Risk is mounting

It seems difficult to imagine after the winter just endured in this part of the world, but a new report released by the Intergovernmental Panel on Climate Change warns that global warming is driving humanity toward a whole new level of risk.

Officially released on a weekend when people everywhere celebrated Earth Hour by collectively getting by without power for 60 minutes, the report by a United Nations scientific panel says the wild climate ride humanity is in for has only just begun.

Extreme weather events such as heat waves, droughts and flooding can all be expected to increase in frequency as the earth continues on an overall warming trend the panel says is fueled largely by human activity.

A summary of the report, approved by governments from 100 countries, projects risks such as food and water shortages and extinctions of animals and plants. Crop yields in some areas could fall up to two per cent a decade, compared to a world without warming. Continued warming could mean irreversible shifts, such as a runaway melt of Greenland or a drying of the Amazon rainforest.

“Nobody on this planet is going to be untouched by the impacts of climate change,” Intergovernmental Panel on Climate Change chairman Rajendra Pachauri said at a News conference following the release of the report.

The risks we all face are now considered even worse than in 2007, when the group of scientists last issued this type of report

“We are going to see more and more impacts, faster and sooner than we had anticipated,” said report co-author Saleemul Huq, director of the International Centre for Climate Change and Development at the Independent University in Bangladesh.

Ironically, for Canada there are expected to be, initially at least, some economic benefits to climate change, mostly resulting from the anticipated opening up of our arctic regions for shipping, oil and gas extraction and eco-tourism. A longer growing season is also expected to benefit the agriculture sector. Ironically, such activity is expected to actually accelerate warming and climate change. The  Center for Global Development places Canada last among 28 countries which are part of the Organization for Economic Cooperation and Development when it comes to climate change remediation. While some of that flows inevitably from efforts to cope with a cold climate on a large land mass, other factors are due to choices we make, including withdrawal from the Kyoto Accord and continually rising carbon emissions – considered largely due to oil sands development.

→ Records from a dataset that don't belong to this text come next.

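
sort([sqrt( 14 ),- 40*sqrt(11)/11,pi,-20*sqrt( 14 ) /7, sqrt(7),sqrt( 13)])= [ - 40*sqrt(11 )/11, - 20*sqrt (14)/7 , sqrt (7),pi, sqrt( 13),sqrt(14)]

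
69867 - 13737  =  56130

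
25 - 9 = 16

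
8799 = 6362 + 2437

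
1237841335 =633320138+604521197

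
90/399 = 30/133 = 0.23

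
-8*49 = -392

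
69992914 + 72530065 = 142522979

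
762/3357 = 254/1119 = 0.23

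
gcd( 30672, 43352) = 8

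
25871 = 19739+6132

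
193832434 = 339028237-145195803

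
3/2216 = 3/2216 = 0.00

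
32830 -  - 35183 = 68013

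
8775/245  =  1755/49 = 35.82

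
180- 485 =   -  305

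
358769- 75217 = 283552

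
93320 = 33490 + 59830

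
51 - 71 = -20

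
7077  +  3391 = 10468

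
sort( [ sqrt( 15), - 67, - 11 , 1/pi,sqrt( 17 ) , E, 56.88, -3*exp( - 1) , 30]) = [ - 67,-11,-3*exp( - 1),1/pi,E  ,  sqrt ( 15), sqrt(17), 30, 56.88]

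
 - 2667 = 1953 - 4620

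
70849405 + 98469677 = 169319082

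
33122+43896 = 77018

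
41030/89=41030/89 = 461.01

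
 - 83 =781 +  - 864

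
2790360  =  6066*460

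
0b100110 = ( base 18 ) 22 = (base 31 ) 17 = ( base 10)38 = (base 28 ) 1a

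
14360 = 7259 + 7101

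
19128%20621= 19128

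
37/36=37/36= 1.03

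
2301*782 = 1799382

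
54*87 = 4698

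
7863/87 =90 + 11/29  =  90.38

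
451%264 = 187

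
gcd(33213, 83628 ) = 3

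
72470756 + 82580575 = 155051331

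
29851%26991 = 2860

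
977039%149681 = 78953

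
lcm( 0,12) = 0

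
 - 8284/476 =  - 18 + 71/119 = - 17.40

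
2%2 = 0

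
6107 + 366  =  6473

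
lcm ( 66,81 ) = 1782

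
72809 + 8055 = 80864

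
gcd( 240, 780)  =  60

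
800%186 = 56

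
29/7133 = 29/7133 = 0.00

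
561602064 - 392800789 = 168801275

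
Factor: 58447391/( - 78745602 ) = - 2^( - 1)*3^(  -  1 ) * 13^(-1)*1009559^( - 1 )*58447391^1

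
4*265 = 1060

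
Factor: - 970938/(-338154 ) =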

The negative effects of climate change will eventually hit home with unpleasant impacts domestically.

 A list of potential impacts found on the federal government website include increased smog and heat waves resulting in more temperature-related illness and death; the spread of infectious diseases such as malaria‚ dengue and yellow fever into Canada as insects carrying these diseases migrate north with the warming climate; and a decline in the quality and quantity of drinking water as water sources in some areas become threatened by drought.

So, if not to be responsible global citizens, it appears there are at least some self-serving reasons for Canadians to urge their governments, at all levels, to become leaders, rather than laggards, when it comes to curbing emissions and encouraging the development of alternative energy sources.